Em entrevista ao site Bahia Notícias, o ex-líder do DEM na Câmara Federal deu brecha à possibilidade de apoiar a presidente Dilma Rousseff na tentativa de reeleição.

ACM criticou a "antecipação" do debate eleitoral, sem apontar os responsáveis, e disse que não descarta conversar com qualquer que seja o candidato. Inclusive a presidente Dilma. "Quando eu digo ninguém, é ninguém".

O prefeito também diz que não há qualquer possibilidade de ser candidato a governador da Bahia ano que vem. Abaixo trechos da entrevista e aqui a leitura completa no Bahia Notícias.

Bahia Notícias – Vários aliados políticos seus dizem que o senhor seria o melhor nome e, inclusive, apontam pesquisas feitas no interior que comprovariam a tese. O deputado estadual Elmar Nascimento, líder da oposição na Assembleia Legislativa e um dos formadores do MD, fala que o senhor diz que permaneceria prefeito por uma vontade do povo, mas que o próprio povo mostraria, em pesquisas, que gostaria de ver ACM Neto como governador.

ACM – O fato é que essa hipótese não existe. Repito que o meu dever e a minha responsabilidade com Salvador é muito grande. Eu fui eleito em um momento de grande expectativa das pessoas. Não estou fazendo aqui um governo para jogar para a torcida. Podia estar fazendo um governo para jogar para a torcida. Podia estar fazendo um governo sem a preocupação de ajustar o orçamento, por exemplo. Podia estar fazendo um governo com várias medidas populistas, o que me permitiria chegar no ano que vem popularmente muito bem. Não. O meu caminho não é esse. O meu caminho é o de enfrentar dificuldades, de enfrentar as resistências, de comprar desgaste, até de perder popularidade para fazer o que tem que ser feito e colher o resultado disso no futuro.

Quem o senhor acha, então, que seria o candidato da oposição para disputar o governo ano que vem?
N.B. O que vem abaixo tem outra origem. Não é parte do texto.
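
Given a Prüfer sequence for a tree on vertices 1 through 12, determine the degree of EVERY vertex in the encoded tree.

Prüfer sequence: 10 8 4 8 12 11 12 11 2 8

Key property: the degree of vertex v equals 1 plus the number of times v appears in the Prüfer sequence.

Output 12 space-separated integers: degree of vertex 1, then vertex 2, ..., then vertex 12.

p_1 = 10: count[10] becomes 1
p_2 = 8: count[8] becomes 1
p_3 = 4: count[4] becomes 1
p_4 = 8: count[8] becomes 2
p_5 = 12: count[12] becomes 1
p_6 = 11: count[11] becomes 1
p_7 = 12: count[12] becomes 2
p_8 = 11: count[11] becomes 2
p_9 = 2: count[2] becomes 1
p_10 = 8: count[8] becomes 3
Degrees (1 + count): deg[1]=1+0=1, deg[2]=1+1=2, deg[3]=1+0=1, deg[4]=1+1=2, deg[5]=1+0=1, deg[6]=1+0=1, deg[7]=1+0=1, deg[8]=1+3=4, deg[9]=1+0=1, deg[10]=1+1=2, deg[11]=1+2=3, deg[12]=1+2=3

Answer: 1 2 1 2 1 1 1 4 1 2 3 3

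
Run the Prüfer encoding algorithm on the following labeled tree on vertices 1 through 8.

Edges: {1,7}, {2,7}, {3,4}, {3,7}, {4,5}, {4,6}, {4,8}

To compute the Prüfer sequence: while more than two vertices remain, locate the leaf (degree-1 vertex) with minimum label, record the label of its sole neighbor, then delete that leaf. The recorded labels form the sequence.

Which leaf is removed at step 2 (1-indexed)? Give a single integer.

Answer: 2

Derivation:
Step 1: current leaves = {1,2,5,6,8}. Remove leaf 1 (neighbor: 7).
Step 2: current leaves = {2,5,6,8}. Remove leaf 2 (neighbor: 7).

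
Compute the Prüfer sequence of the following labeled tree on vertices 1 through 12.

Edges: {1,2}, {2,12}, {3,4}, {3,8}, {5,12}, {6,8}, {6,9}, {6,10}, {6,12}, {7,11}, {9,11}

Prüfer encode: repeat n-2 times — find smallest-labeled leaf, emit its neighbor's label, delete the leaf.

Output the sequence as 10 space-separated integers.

Step 1: leaves = {1,4,5,7,10}. Remove smallest leaf 1, emit neighbor 2.
Step 2: leaves = {2,4,5,7,10}. Remove smallest leaf 2, emit neighbor 12.
Step 3: leaves = {4,5,7,10}. Remove smallest leaf 4, emit neighbor 3.
Step 4: leaves = {3,5,7,10}. Remove smallest leaf 3, emit neighbor 8.
Step 5: leaves = {5,7,8,10}. Remove smallest leaf 5, emit neighbor 12.
Step 6: leaves = {7,8,10,12}. Remove smallest leaf 7, emit neighbor 11.
Step 7: leaves = {8,10,11,12}. Remove smallest leaf 8, emit neighbor 6.
Step 8: leaves = {10,11,12}. Remove smallest leaf 10, emit neighbor 6.
Step 9: leaves = {11,12}. Remove smallest leaf 11, emit neighbor 9.
Step 10: leaves = {9,12}. Remove smallest leaf 9, emit neighbor 6.
Done: 2 vertices remain (6, 12). Sequence = [2 12 3 8 12 11 6 6 9 6]

Answer: 2 12 3 8 12 11 6 6 9 6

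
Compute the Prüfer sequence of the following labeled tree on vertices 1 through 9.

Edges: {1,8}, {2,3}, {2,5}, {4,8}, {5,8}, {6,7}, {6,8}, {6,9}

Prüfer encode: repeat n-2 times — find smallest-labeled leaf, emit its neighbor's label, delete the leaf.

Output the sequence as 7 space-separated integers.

Answer: 8 2 5 8 8 6 6

Derivation:
Step 1: leaves = {1,3,4,7,9}. Remove smallest leaf 1, emit neighbor 8.
Step 2: leaves = {3,4,7,9}. Remove smallest leaf 3, emit neighbor 2.
Step 3: leaves = {2,4,7,9}. Remove smallest leaf 2, emit neighbor 5.
Step 4: leaves = {4,5,7,9}. Remove smallest leaf 4, emit neighbor 8.
Step 5: leaves = {5,7,9}. Remove smallest leaf 5, emit neighbor 8.
Step 6: leaves = {7,8,9}. Remove smallest leaf 7, emit neighbor 6.
Step 7: leaves = {8,9}. Remove smallest leaf 8, emit neighbor 6.
Done: 2 vertices remain (6, 9). Sequence = [8 2 5 8 8 6 6]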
Eu acho que é cedo para falar. Eu tenho dedicado muito pouco tempo para falar sobre política. Hoje eu estou muito assoberbado pela agenda administrativa e não tenho nem tido tempo para conversar com os meus colegas deputados, amigos e tal. Não tenho tido tempo para isso e há essa compreensão do mundo político de que eu realmente tenho que estar dedicado e concentrado nas coisas de Salvador. Agora eu acho que é cedo para especular. Eu acho que qualquer conversa sobre 2014 só vai começar a acontecer de maneira mais consistente a partir do fim do ano e início do próximo. Qualquer opinião que eu dê nesse momento sobre nomes, se eu entrar na fulanização, eu posso correr o risco de excluir alguém que seja uma alternativa concreta lá na frente. Este é o momento de eu me preocupar em governar a cidade.
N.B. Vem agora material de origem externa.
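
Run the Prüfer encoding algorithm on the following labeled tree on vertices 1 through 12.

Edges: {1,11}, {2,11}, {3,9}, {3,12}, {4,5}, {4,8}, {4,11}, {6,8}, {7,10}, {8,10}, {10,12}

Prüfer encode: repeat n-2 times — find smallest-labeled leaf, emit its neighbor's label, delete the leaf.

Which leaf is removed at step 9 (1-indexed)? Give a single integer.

Step 1: current leaves = {1,2,5,6,7,9}. Remove leaf 1 (neighbor: 11).
Step 2: current leaves = {2,5,6,7,9}. Remove leaf 2 (neighbor: 11).
Step 3: current leaves = {5,6,7,9,11}. Remove leaf 5 (neighbor: 4).
Step 4: current leaves = {6,7,9,11}. Remove leaf 6 (neighbor: 8).
Step 5: current leaves = {7,9,11}. Remove leaf 7 (neighbor: 10).
Step 6: current leaves = {9,11}. Remove leaf 9 (neighbor: 3).
Step 7: current leaves = {3,11}. Remove leaf 3 (neighbor: 12).
Step 8: current leaves = {11,12}. Remove leaf 11 (neighbor: 4).
Step 9: current leaves = {4,12}. Remove leaf 4 (neighbor: 8).

Answer: 4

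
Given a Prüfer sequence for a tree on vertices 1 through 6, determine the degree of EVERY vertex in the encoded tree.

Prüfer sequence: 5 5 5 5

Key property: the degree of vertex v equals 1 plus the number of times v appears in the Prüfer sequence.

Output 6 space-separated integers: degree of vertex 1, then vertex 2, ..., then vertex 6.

p_1 = 5: count[5] becomes 1
p_2 = 5: count[5] becomes 2
p_3 = 5: count[5] becomes 3
p_4 = 5: count[5] becomes 4
Degrees (1 + count): deg[1]=1+0=1, deg[2]=1+0=1, deg[3]=1+0=1, deg[4]=1+0=1, deg[5]=1+4=5, deg[6]=1+0=1

Answer: 1 1 1 1 5 1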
Mas, para a Presidência da República, todo mundo sabe da sua relação com o senador Aécio Neves (PSDB-MG) e os nomes estão postos. O senhor correria o risco de não apoiar Aécio em detrimento de uma candidatura à reeleição de Dilma Rousseff (PT) ou mesmo um projeto alternativo de Marina Silva ou Eduardo Campos (PSB)?

Bom, primeiro eu acho que é cedo para dizer que o cenário está definido. Pode ser que o cenário não esteja definido. Segundo ponto, há uma precipitação muito grande, uma antecipação, da eleição federal. Agora, eu, a priori, estou aberto a conversar com todo mundo. Eu acho que a política é feita de conversas. Não descarto a hipótese de dialogar com nenhuma das correntes que se colocarem como postulantes ao cargo de presidente da República. Evidentemente que eu tenho uma história, eu tenho amigos e eu tenho um ambiente político no qual me forjei. Tudo isso vai ser pesado, mas eu não posso me negar a conversar com ninguém.

Até mesmo Dilma Rousseff e o PT?

Quando eu digo 'com ninguém', é com ninguém.